LG Extends Warranty for Customers Affected By Bootloop Bugs
The long-running bootloop dispute against LG has come to an end. Ars Technica reports that the company has settled arbitration claims stemming from a lawsuit over faulty LG G4, LG V10, Nexus 5X, LG G5, and LG V20 smartphones.
Clients of the firm that filed the original lawsuit, Girard Gibbs, will receive either $425 in cash or a $700 rebate toward the purchase of a new LG phone, according to the settlement webpage. The company has also agreed to extend the warranty for all customers who bought one of the affected smartphones between 12 months and 30 months from the date of purchase.
The lawsuit against LG, Chamberlain v. LG, dates back to March 2017, when a number of plaintiffs filed for class-action status in the US District Court for the Central District of California. They claimed the Seoul, South Korea-based smartphone maker knowingly continued to manufacture phones with a critical flaw: A bootloop bug that caused them to reboot endlessly. Specifically, the parties said that LG failed to address a soldering defect that caused the phones’ processor contacts to disconnect from the PCB.
LG eventually admitted that the bootloop issue was hardware-related and promised to replace damaged devices under warranty, but the lawsuit alleged that it failed to offer “an adequate remedy” to most customers. Some of the replacement devices were nonfunctional, according to the lawsuit’s plaintiffs, and LG didn’t extend replacements to pruchasers whose smartphones failed after their warranty had expired.

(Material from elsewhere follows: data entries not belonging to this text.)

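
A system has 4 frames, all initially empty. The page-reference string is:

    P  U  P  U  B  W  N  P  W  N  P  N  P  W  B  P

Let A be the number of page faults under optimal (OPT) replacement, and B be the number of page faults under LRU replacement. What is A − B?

Under OPT: F F . . F F F . . . . . . . . . → 5 faults.
Under LRU: F F . . F F F F . . . . . . . . → 6 faults.
A − B = 5 − 6 = -1.

-1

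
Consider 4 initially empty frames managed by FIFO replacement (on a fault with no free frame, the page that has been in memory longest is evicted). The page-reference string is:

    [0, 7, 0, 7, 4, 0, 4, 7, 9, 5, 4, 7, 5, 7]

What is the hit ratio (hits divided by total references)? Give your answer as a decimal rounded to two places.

0 → miss, frames {0}
7 → miss, frames {0,7}
0 → hit
7 → hit
4 → miss, frames {0,7,4}
0 → hit
4 → hit
7 → hit
9 → miss, frames {0,7,4,9}
5 → miss, evict 0, frames {7,4,9,5}
4 → hit
7 → hit
5 → hit
7 → hit
Hits: 9 of 14 references → 9/14 = 0.6429.

0.64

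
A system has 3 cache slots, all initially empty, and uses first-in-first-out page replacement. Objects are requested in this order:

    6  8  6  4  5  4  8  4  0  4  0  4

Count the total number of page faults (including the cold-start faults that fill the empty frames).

6 -> miss, frames [6]
8 -> miss, frames [6, 8]
6 -> hit
4 -> miss, frames [6, 8, 4]
5 -> miss, evict 6, frames [8, 4, 5]
4 -> hit
8 -> hit
4 -> hit
0 -> miss, evict 8, frames [4, 5, 0]
4 -> hit
0 -> hit
4 -> hit
Page faults: 5.

5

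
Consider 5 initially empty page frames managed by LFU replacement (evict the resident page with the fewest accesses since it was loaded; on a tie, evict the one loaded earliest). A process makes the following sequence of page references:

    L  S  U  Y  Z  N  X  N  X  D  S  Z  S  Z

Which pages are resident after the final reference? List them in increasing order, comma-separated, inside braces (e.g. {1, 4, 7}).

L: miss, frames {L}
S: miss, frames {L,S}
U: miss, frames {L,S,U}
Y: miss, frames {L,S,U,Y}
Z: miss, frames {L,S,U,Y,Z}
N: miss, evict L, frames {S,U,Y,Z,N}
X: miss, evict S, frames {U,Y,Z,N,X}
N: hit
X: hit
D: miss, evict U, frames {Y,Z,N,X,D}
S: miss, evict Y, frames {Z,N,X,D,S}
Z: hit
S: hit
Z: hit

{D, N, S, X, Z}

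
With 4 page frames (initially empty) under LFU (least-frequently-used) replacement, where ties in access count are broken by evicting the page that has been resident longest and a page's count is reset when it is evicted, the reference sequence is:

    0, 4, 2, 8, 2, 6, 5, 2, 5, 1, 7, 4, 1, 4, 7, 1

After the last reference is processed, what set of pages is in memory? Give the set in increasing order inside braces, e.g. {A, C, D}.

0 -> miss, frames (0)
4 -> miss, frames (0 4)
2 -> miss, frames (0 4 2)
8 -> miss, frames (0 4 2 8)
2 -> hit
6 -> miss, evict 0, frames (4 2 8 6)
5 -> miss, evict 4, frames (2 8 6 5)
2 -> hit
5 -> hit
1 -> miss, evict 8, frames (2 6 5 1)
7 -> miss, evict 6, frames (2 5 1 7)
4 -> miss, evict 1, frames (2 5 7 4)
1 -> miss, evict 7, frames (2 5 4 1)
4 -> hit
7 -> miss, evict 1, frames (2 5 4 7)
1 -> miss, evict 7, frames (2 5 4 1)

{1, 2, 4, 5}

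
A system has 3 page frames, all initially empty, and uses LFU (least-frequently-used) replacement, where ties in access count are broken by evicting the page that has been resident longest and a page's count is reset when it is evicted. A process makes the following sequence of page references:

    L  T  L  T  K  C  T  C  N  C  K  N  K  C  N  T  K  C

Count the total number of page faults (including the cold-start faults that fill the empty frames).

10

L -> miss, frames (L)
T -> miss, frames (L T)
L -> hit
T -> hit
K -> miss, frames (L T K)
C -> miss, evict K, frames (L T C)
T -> hit
C -> hit
N -> miss, evict L, frames (T C N)
C -> hit
K -> miss, evict N, frames (T C K)
N -> miss, evict K, frames (T C N)
K -> miss, evict N, frames (T C K)
C -> hit
N -> miss, evict K, frames (T C N)
T -> hit
K -> miss, evict N, frames (T C K)
C -> hit
Page faults: 10.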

Chamberlain v. LG was initially filed over the LG G4 and LG V10, but later expanded in scope to include all of LG’s flagship smartphones released in 2015 and 2016: The LG-made Nexus 5X, the LG G5, and the LG V20.
In July, LG successfully convinced the court to compel arbitration, foreclosing any possibility of a class-action lawsuit. Its attorneys cited Hill v. Gateway 2000, Inc, which established the legal precedent that additional, previously unspecified terms can become a part of contracts if (1) the parties involved had a chance to review the terms, and (2) don’t refuse them. A provision in LG’s Limited Warranty, a printed copy of which came in the boxes of the affected smartphones, precluded customers from filing class-action lawsuits to resolve disputes unless they opted out by contacting the company within 30 days of purchase.
Arbitration, unlike court cases, is overseen by an arbiter instead of a judge, and usually kept private. It’s unclear how many of the plaintiffs in the original suit were involved in the settlement, but Ars Technica pegs the number at “hundreds” out of the millions affected by the bootloop bugs.
A statement published on the Girard Gibbs website recommends that customers contact LG’s customer service department. We’ve reached out to LG for comment.